The World Health Organization is warning that an outbreak of avian flu poses a serious threat to the South East Asia region.
The virus is transmitted to humans after close contact to poultry
The disease, which has infected millions of chickens across Asia, has so far killed 10 people, with other cases suspected.
Countries across Asia are battling to stop the spread of the disease by culling poultry.
A different strain of the disease killed six people in Hong Kong in 1997.
BBC News Online examines the disease.
Avian flu was thought to infect birds only until it jumped the species barrier for the first time in Hong Kong in 1997.
It has been known for some time that a wide range of influenza viruses circulate in wild birds.
Subtypes of the influenza A virus known as (H5N1) and (H9N2) have been known to infect humans.
And in April last year a Dutch veterinarian who had been working on a farm infected with bird flu became ill with a strain (H7) of the disease and died of pneumonia.
The outbreak - of the H5N1 sub-type - went on to kill six people and infect 12 others in a small but densely populated area.
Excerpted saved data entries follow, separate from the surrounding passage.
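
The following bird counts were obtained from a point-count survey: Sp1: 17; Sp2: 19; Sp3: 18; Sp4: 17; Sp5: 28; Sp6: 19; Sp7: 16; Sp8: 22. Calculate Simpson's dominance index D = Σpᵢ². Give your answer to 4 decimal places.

0.1294

Total N = 17+19+18+17+28+19+16+22 = 156, so the proportions are 0.108974, 0.121795, 0.115385, 0.108974, 0.179487, 0.121795, 0.102564, 0.141026 (working shown to 6 dp, full precision carried).
D = 0.108974² + 0.121795² + 0.115385² + 0.108974² + 0.179487² + 0.121795² + 0.102564² + 0.141026² = 0.011875 + 0.014834 + 0.013314 + 0.011875 + 0.032216 + 0.014834 + 0.010519 + 0.019888 = 0.129356.
To 4 decimal places, D = 0.1294.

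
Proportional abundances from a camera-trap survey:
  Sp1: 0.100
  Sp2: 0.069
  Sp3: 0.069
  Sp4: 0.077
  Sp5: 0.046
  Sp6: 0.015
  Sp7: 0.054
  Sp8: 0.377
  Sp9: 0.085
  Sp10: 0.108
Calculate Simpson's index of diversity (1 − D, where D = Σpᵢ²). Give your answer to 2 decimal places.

0.81

D = 0.1² + 0.069² + 0.069² + 0.077² + 0.046² + 0.015² + 0.054² + 0.377² + 0.085² + 0.108² = 0.0100 + 0.0048 + 0.0048 + 0.0059 + 0.0021 + 0.0002 + 0.0029 + 0.1421 + 0.0072 + 0.0117 = 0.1917 (working shown to 4 dp, full precision carried).
So 1 − D = 0.8083, i.e. 0.81 to 2 decimal places.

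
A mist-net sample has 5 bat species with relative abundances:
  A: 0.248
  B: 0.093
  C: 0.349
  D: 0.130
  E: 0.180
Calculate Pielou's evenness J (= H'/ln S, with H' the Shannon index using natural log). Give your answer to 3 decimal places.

0.937

H' = −Σ pᵢ ln pᵢ = −((-0.34579) + (-0.22089) + (-0.36739) + (-0.26523) + (-0.30866)) = 1.50796 (working shown to 5 dp, full precision carried).
With S = 5 species, ln S = 1.60944, so J = 1.50796/1.60944 = 0.93695, i.e. 0.937 to 3 decimal places.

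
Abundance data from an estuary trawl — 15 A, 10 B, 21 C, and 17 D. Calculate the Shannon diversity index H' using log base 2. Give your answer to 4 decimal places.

Total N = 15+10+21+17 = 63, so the proportions are 0.238095, 0.15873, 0.333333, 0.269841 (working shown to 6 dp, full precision carried).
Each pᵢ log₂ pᵢ term: 0.238095×(-2.070389)=-0.492950, 0.15873×(-2.655352)=-0.421484, 0.333333×(-1.584963)=-0.528321, 0.269841×(-1.889817)=-0.509951.
Sum = -1.952706, so H' = 1.9527.

1.9527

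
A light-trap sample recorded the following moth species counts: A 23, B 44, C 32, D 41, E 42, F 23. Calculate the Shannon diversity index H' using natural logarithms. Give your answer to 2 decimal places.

Total N = 23+44+32+41+42+23 = 205, so the proportions are 0.1122, 0.2146, 0.1561, 0.2, 0.2049, 0.1122 (working shown to 4 dp, full precision carried).
Each pᵢ ln pᵢ term: 0.1122×(-2.1875)=-0.2454, 0.2146×(-1.5388)=-0.3303, 0.1561×(-1.8573)=-0.2899, 0.2×(-1.6094)=-0.3219, 0.2049×(-1.5853)=-0.3248, 0.1122×(-2.1875)=-0.2454.
Sum = -1.7577, so H' = 1.76.

1.76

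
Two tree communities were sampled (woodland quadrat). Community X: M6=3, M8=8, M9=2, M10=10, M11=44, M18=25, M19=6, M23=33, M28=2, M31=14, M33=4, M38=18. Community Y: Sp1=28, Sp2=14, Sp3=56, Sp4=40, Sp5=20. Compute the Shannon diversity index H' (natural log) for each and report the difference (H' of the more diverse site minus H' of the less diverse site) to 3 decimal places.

Community X: N=169, proportions 0.01775, 0.04734, 0.01183, 0.05917, 0.26036, 0.14793, 0.0355, 0.19527, 0.01183, 0.08284, 0.02367, 0.10651, giving H' = 2.09227 (working shown to 5 dp, full precision carried).
Community Y: N=158, proportions 0.17722, 0.08861, 0.35443, 0.25316, 0.12658, giving H' = 1.49843.
Difference = |2.09227 − 1.49843| = 0.59384, i.e. 0.594 to 3 decimal places.

0.594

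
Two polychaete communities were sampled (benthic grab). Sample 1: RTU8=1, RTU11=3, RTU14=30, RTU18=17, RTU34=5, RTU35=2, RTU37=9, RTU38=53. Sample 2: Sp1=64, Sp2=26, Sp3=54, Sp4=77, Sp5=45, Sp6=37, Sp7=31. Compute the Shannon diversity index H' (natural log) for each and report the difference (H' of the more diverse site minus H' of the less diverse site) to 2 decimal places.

Sample 1: N=120, proportions 0.008333, 0.025, 0.25, 0.141667, 0.041667, 0.016667, 0.075, 0.441667, giving H' = 1.511405 (working shown to 6 dp, full precision carried).
Sample 2: N=334, proportions 0.191617, 0.077844, 0.161677, 0.230539, 0.134731, 0.110778, 0.092814, giving H' = 1.882654.
Difference = |1.511405 − 1.882654| = 0.371249, i.e. 0.37 to 2 decimal places.

0.37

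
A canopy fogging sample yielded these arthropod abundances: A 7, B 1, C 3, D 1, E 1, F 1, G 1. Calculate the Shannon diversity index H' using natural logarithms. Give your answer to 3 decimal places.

Total N = 7+1+3+1+1+1+1 = 15, so the proportions are 0.46667, 0.06667, 0.2, 0.06667, 0.06667, 0.06667, 0.06667 (working shown to 5 dp, full precision carried).
Each pᵢ ln pᵢ term: 0.46667×(-0.76214)=-0.35567, 0.06667×(-2.70805)=-0.18054, 0.2×(-1.60944)=-0.32189, 0.06667×(-2.70805)=-0.18054, 0.06667×(-2.70805)=-0.18054, 0.06667×(-2.70805)=-0.18054, 0.06667×(-2.70805)=-0.18054.
Sum = -1.58024, so H' = 1.580.

1.580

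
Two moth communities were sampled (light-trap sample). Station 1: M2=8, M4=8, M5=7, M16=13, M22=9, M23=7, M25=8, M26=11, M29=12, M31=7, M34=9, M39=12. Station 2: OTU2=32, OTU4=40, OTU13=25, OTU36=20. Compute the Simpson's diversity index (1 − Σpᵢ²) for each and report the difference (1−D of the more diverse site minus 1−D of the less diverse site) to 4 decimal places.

Station 1: N=111, proportions 0.072072, 0.072072, 0.063063, 0.117117, 0.081081, 0.063063, 0.072072, 0.099099, 0.108108, 0.063063, 0.081081, 0.108108, giving 1−D = 0.912426 (working shown to 6 dp, full precision carried).
Station 2: N=117, proportions 0.273504, 0.34188, 0.213675, 0.17094, giving 1−D = 0.733436.
Difference = |0.912426 − 0.733436| = 0.178990, i.e. 0.1790 to 4 decimal places.

0.1790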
Nine cases were children under the age of 10.
In March 1999, there were two cases of human infection by the H9N2 strain, also in Hong Kong.
Both viruses were known to be circulating among chickens in Hong Kong, and some of the cases were known to have had contact with poultry before they became ill.
Although it was not possible to establish how every case became infected, it is most likely that the individuals who contracted avian flu did so directly through exposure to chickens.
However, there was no evidence of wider spread and no evidence of human-to-human transmission with either strain.
It is also clear that transmission from birds to humans is a rare event.
But the WHO has warned that avian flu does have the potential to be more serious than the Sars virus which emerged in 2003, if it mutates into a more lethal form or a form which can pass from human to human.
The fear is that the more widespread it becomes the more chance there is that it could alter its form.
WHO are particuarly concerned about the virus' potential to swap genes with a common flu virus, creating a lethal pathogen that could spread around the globe within months.
Investigations into the Hong Kong outbreaks suggest there were conditions which made transmission to humans more likely:
- poor sanitation of the wholesale markets for poultry and the chicken stalls in the retailed outlets
- chicken stalls and markets in close proximity to the living and playing areas of a great majority of the housing estates
- no central slaughtering facility for chickens, and the practice of slaughtering chickens at the retailed outlets is highly unsatisfactory.
- no system to monitor the importation of chickens into Hong Kong from the China mainland to ensure public health safety
- poor standard of hygiene of local chicken farms
The symptoms of H5N1 are very similar to other influenza viruses, typically with fever, malaise, myalgia, sore throat and cough. Conjunctivitis is seen in some patients.